Hope you are enjoying some sunshine, it has just cooled off enough for me to have a latte, and a little problem has occurred:

When I try to steam the milk, the panarello plastic nozzle part pops off when the steam is started (to flush the water out first) or how it has just happened, flew off into the milk jug whilst frothing... Very messy indeed!

I should say that I use the panarello without the outer part on as it wasn't giving any decent foam. I was getting pretty reasonable results using just the inner part, but now that is not staying on the wand. I have tried it without anything on the wand (bare pipe) and although it was 'ok' it was not very controllable.

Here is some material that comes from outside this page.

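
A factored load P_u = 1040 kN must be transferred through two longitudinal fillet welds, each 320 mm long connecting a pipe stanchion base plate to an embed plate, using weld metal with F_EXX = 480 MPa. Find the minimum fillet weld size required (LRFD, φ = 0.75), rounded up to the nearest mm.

Total weld length L = 640 mm.
Required throat t_e = P_u / (φ × 0.6 F_EXX × L) = 1040 / (0.75 × 0.6 × 480 × 640 × 10⁻³) = 7.523 mm.
Required leg w = t_e / 0.707 = 10.64 mm → use 11 mm.

w = 11 mm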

So, I think I will one day have to upgrade to the popular rancillo wand, but until then - any thoughts??


----------



## carbonkid85 (Jan 19, 2011)

This happened to a machine I was refurbing once. It turned out that there was a small crack in the plastic which had loosened it slightly. Have a quick check for damage - spares don't cost a fortune.

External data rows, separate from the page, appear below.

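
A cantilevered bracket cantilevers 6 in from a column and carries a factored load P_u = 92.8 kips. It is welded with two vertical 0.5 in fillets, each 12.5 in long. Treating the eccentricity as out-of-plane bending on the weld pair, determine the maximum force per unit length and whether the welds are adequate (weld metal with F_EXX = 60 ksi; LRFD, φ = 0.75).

L_w = 2 × 12.5 = 25 in; section modulus (unit throat) S = 2 × L²/6 = 52.08 in².
Direct shear f_v = P/L_w = 92.8/25 = 3.712 kip/in.
Moment M = P × e = 92.8 × 6 = 556.8 kip·in; bending f_b = M/S = 10.69 kip/in.
f_max = √(f_v² + f_b²) = √(3.712² + 10.69²) = 11.32 kip/in.
φr_n = 0.75 × 0.6 × 60 × (0.707 × 0.5) = 9.544 kip/in → NOT adequate.

f_max ≈ 11.3 kip/in; NOT adequate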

I'd really recommend the rancilio mod though. It's so easy to do and makes such a big difference to the quality of your steamed milk.


----------



## Zouche (Jan 16, 2011)

Hi Carbonkid, thanks for your reply...

Turns out I had been a bit daft and have now managed to fix it... Moved the machine to do a bit of cleaning and found a little ring of hard plastic... Hmmm not sure what this thingy is maybe I should keep it just in case I need it. Turns out it goes inside the nozzle to compress the rubber ring as you tighten the collar. All fixed now! Red faces all around. Must have fallen out some time ago, thank goodness it didn't get lost!

I shall have to upgrade to the rancilio wand I think. Although I am fairly happy with using the panarello without the outer, it just doesn't look very nice!


----------



## ian3193 (Nov 21, 2008)

I have a Baby twin with the metal Panarello steam attachment and have now stared using it with the hole on the outer cover covered up. I found this out by accident when I allowed some milk to cover it. I think that the Panarello steam attachment produces foam that is to unstable and collapses very quickly & makes any sort of latte art impossible, however, a tiny bit of tape over the hole makes an enormous difference! The foam is much much finer and makes pouring a lot more controllable.

It is not a perfect solution, & I to would like to up grade to the rancilio mod, but in the mean time It means i can @ least start a bit of latte art!


----------